Niegdyś Grzegorzewski wspaniale rozprzestrzeniał swój teatr poza salę widowiskową: w budynku Teatru Narodowego takie działania wydawały się niemożliwe. A jednak Giacomo Joyce rozpoczął po tym teatrze wędrówkę, która w Duszyczce zaprowadziła aż do jego trzewi, do teatralnych katakumb. Tutaj prowadziła do szatni teatru - niskiej, przytłaczającej przysadzistymi słupami, wielkim kontuarem garderoby, nagromadzeniem marmurów i złoceń. Ale, kiedy została odpowiednio oświetlona, otwierały się niezwykłe perspektywy: na wprost - daleka droga ku schodom, na skos - przedzielone słupami tajemnicze wnętrze, nieco w bok - dziwaczna konstrukcja, pręty (bez wieszaków) nad półokrągłym kontuarem szatni. Jego monstrualne rozmiary pozwalały wykorzystać go także jako miejsce akcji. Cała ta przestrzeń ożywała i pulsowała mgnieniami zdarzeń-obrazów, które wyłaniały się z niej niekiedy daleko, niekiedy wysoko, niekiedy bardzo blisko. A niekiedy - i tu, i tam.

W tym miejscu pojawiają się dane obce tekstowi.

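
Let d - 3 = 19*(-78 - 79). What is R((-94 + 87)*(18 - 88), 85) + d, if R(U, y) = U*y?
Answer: 38670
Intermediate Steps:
d = -2980 (d = 3 + 19*(-78 - 79) = 3 + 19*(-157) = 3 - 2983 = -2980)
R((-94 + 87)*(18 - 88), 85) + d = ((-94 + 87)*(18 - 88))*85 - 2980 = -7*(-70)*85 - 2980 = 490*85 - 2980 = 41650 - 2980 = 38670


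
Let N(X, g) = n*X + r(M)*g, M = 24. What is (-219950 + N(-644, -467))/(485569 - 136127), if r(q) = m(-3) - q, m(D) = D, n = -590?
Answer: 172619/349442 ≈ 0.49398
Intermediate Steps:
r(q) = -3 - q
N(X, g) = -590*X - 27*g (N(X, g) = -590*X + (-3 - 1*24)*g = -590*X + (-3 - 24)*g = -590*X - 27*g)
(-219950 + N(-644, -467))/(485569 - 136127) = (-219950 + (-590*(-644) - 27*(-467)))/(485569 - 136127) = (-219950 + (379960 + 12609))/349442 = (-219950 + 392569)*(1/349442) = 172619*(1/349442) = 172619/349442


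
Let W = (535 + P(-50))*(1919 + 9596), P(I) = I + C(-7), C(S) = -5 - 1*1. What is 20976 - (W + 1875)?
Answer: -5496584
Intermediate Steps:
C(S) = -6 (C(S) = -5 - 1 = -6)
P(I) = -6 + I (P(I) = I - 6 = -6 + I)
W = 5515685 (W = (535 + (-6 - 50))*(1919 + 9596) = (535 - 56)*11515 = 479*11515 = 5515685)
20976 - (W + 1875) = 20976 - (5515685 + 1875) = 20976 - 1*5517560 = 20976 - 5517560 = -5496584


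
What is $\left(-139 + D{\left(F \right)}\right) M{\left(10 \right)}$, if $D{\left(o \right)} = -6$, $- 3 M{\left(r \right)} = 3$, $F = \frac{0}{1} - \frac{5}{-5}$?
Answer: $145$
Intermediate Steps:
$F = 1$ ($F = 0 \cdot 1 - -1 = 0 + 1 = 1$)
$M{\left(r \right)} = -1$ ($M{\left(r \right)} = \left(- \frac{1}{3}\right) 3 = -1$)
$\left(-139 + D{\left(F \right)}\right) M{\left(10 \right)} = \left(-139 - 6\right) \left(-1\right) = \left(-145\right) \left(-1\right) = 145$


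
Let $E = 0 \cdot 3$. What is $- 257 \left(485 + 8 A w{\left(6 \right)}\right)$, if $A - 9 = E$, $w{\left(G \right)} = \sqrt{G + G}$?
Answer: $-124645 - 37008 \sqrt{3} \approx -1.8874 \cdot 10^{5}$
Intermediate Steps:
$E = 0$
$w{\left(G \right)} = \sqrt{2} \sqrt{G}$ ($w{\left(G \right)} = \sqrt{2 G} = \sqrt{2} \sqrt{G}$)
$A = 9$ ($A = 9 + 0 = 9$)
$- 257 \left(485 + 8 A w{\left(6 \right)}\right) = - 257 \left(485 + 8 \cdot 9 \sqrt{2} \sqrt{6}\right) = - 257 \left(485 + 72 \cdot 2 \sqrt{3}\right) = - 257 \left(485 + 144 \sqrt{3}\right) = -124645 - 37008 \sqrt{3}$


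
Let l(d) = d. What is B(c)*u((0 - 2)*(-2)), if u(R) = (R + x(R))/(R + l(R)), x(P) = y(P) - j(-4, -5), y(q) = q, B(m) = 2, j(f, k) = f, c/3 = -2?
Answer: 3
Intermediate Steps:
c = -6 (c = 3*(-2) = -6)
x(P) = 4 + P (x(P) = P - 1*(-4) = P + 4 = 4 + P)
u(R) = (4 + 2*R)/(2*R) (u(R) = (R + (4 + R))/(R + R) = (4 + 2*R)/((2*R)) = (4 + 2*R)*(1/(2*R)) = (4 + 2*R)/(2*R))
B(c)*u((0 - 2)*(-2)) = 2*((2 + (0 - 2)*(-2))/(((0 - 2)*(-2)))) = 2*((2 - 2*(-2))/((-2*(-2)))) = 2*((2 + 4)/4) = 2*((1/4)*6) = 2*(3/2) = 3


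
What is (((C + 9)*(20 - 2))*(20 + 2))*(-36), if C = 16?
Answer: -356400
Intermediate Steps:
(((C + 9)*(20 - 2))*(20 + 2))*(-36) = (((16 + 9)*(20 - 2))*(20 + 2))*(-36) = ((25*18)*22)*(-36) = (450*22)*(-36) = 9900*(-36) = -356400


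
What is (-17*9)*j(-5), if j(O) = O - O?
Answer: 0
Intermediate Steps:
j(O) = 0
(-17*9)*j(-5) = -17*9*0 = -153*0 = 0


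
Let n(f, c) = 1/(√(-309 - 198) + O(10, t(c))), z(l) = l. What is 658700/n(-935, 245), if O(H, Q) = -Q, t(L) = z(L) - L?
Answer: 8563100*I*√3 ≈ 1.4832e+7*I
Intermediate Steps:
t(L) = 0 (t(L) = L - L = 0)
n(f, c) = -I*√3/39 (n(f, c) = 1/(√(-309 - 198) - 1*0) = 1/(√(-507) + 0) = 1/(13*I*√3 + 0) = 1/(13*I*√3) = -I*√3/39)
658700/n(-935, 245) = 658700/((-I*√3/39)) = 658700*(13*I*√3) = 8563100*I*√3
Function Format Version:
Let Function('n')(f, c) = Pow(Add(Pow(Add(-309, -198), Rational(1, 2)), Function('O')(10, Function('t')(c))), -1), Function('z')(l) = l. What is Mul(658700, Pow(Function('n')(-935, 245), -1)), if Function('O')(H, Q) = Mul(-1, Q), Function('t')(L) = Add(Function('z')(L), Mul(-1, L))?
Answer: Mul(8563100, I, Pow(3, Rational(1, 2))) ≈ Mul(1.4832e+7, I)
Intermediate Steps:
Function('t')(L) = 0 (Function('t')(L) = Add(L, Mul(-1, L)) = 0)
Function('n')(f, c) = Mul(Rational(-1, 39), I, Pow(3, Rational(1, 2))) (Function('n')(f, c) = Pow(Add(Pow(Add(-309, -198), Rational(1, 2)), Mul(-1, 0)), -1) = Pow(Add(Pow(-507, Rational(1, 2)), 0), -1) = Pow(Add(Mul(13, I, Pow(3, Rational(1, 2))), 0), -1) = Pow(Mul(13, I, Pow(3, Rational(1, 2))), -1) = Mul(Rational(-1, 39), I, Pow(3, Rational(1, 2))))
Mul(658700, Pow(Function('n')(-935, 245), -1)) = Mul(658700, Pow(Mul(Rational(-1, 39), I, Pow(3, Rational(1, 2))), -1)) = Mul(658700, Mul(13, I, Pow(3, Rational(1, 2)))) = Mul(8563100, I, Pow(3, Rational(1, 2)))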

Już przy wejściu kilka niespodziewanych tu akcentów natychmiast przykuwało uwagę. Linię perspektywy wyznaczały niezwykłe przedmioty odbijające się w lustrzanej tafli ściany - głazy z żywicy połyskujące jak perły, wielkie i lekkie kamienie. Znane już z Bloomusalem dziwne, świetliste rzeźby, klejnoty sztuki i natury, pod którymi potem uginali się bohaterowie Morza i zwierciadła. Te rzeźby wyznaczające przy ścianie drogę, a może brzeg morza, natychmiast przenosiły pomieszczenie szatni w zupełnie inny wymiar. Bezwzględnie ujawniały i oceniały trywialność, krzykliwą brzydotę, fałszywy blichtr wystroju wnętrza. Ale nie to było najważniejsze. Lekkie głazy, żywy portret zbiorowy młodych kobiet upozowany na schodach, odległy żywy portret muzyków i ich instrumentów 7, malarskie sztalugi, ogromna maszyna do kawy, motocyklowanna - pojazd Joycea, poza ożywieniem przestrzeni niezwykłymi formami, wprowadzały niepokój pytania o definicję gatunku dzieła sztuki, i dalej niemożliwą definicję rzeczy i rzeczywistości. Czyniły to drogą znaną przede wszystkim surrealistom. Grzegorzewski tym razem sugerował wyraźnie powinowactwa swoich artystycznych działań i wyobraźni z ich poczynaniami. Nawet poprzez cytat - krętą linią zakreśloną fusami kawy na nagich plecach kochanki - artysta-szermierz odkrywał przed nami tajemne związki formy skrzypiec i ciała kobiety. Dalsze obrazy, rozwój zdarzeń wywoływały szereg innych asocjacji - z pompejańskimi freskami, z klasycyzmem, z malarstwem prerafaelitów. Już żywy portret odalisek na schodach przypominał obrazy Jeana Ingresa. Te wyraźne na początku spektaklu odwołania (potem znacznie bardziej rozmyte) mówiły o poszukiwaniu więzi z widzem we wspólnocie bytowania w kręgu sztuki, kultury. Mówiły też o poszukiwaniu powinowactw własnej drogi twórczej z drogami innych artystów, innych ludzi. Dzięki temu najbardziej nawet intymne wyznania stawały się zawsze w teatrze Grzegorzewskiego próbą odkrywania ponadjednostkowej tajemnicy ludzkiego losu.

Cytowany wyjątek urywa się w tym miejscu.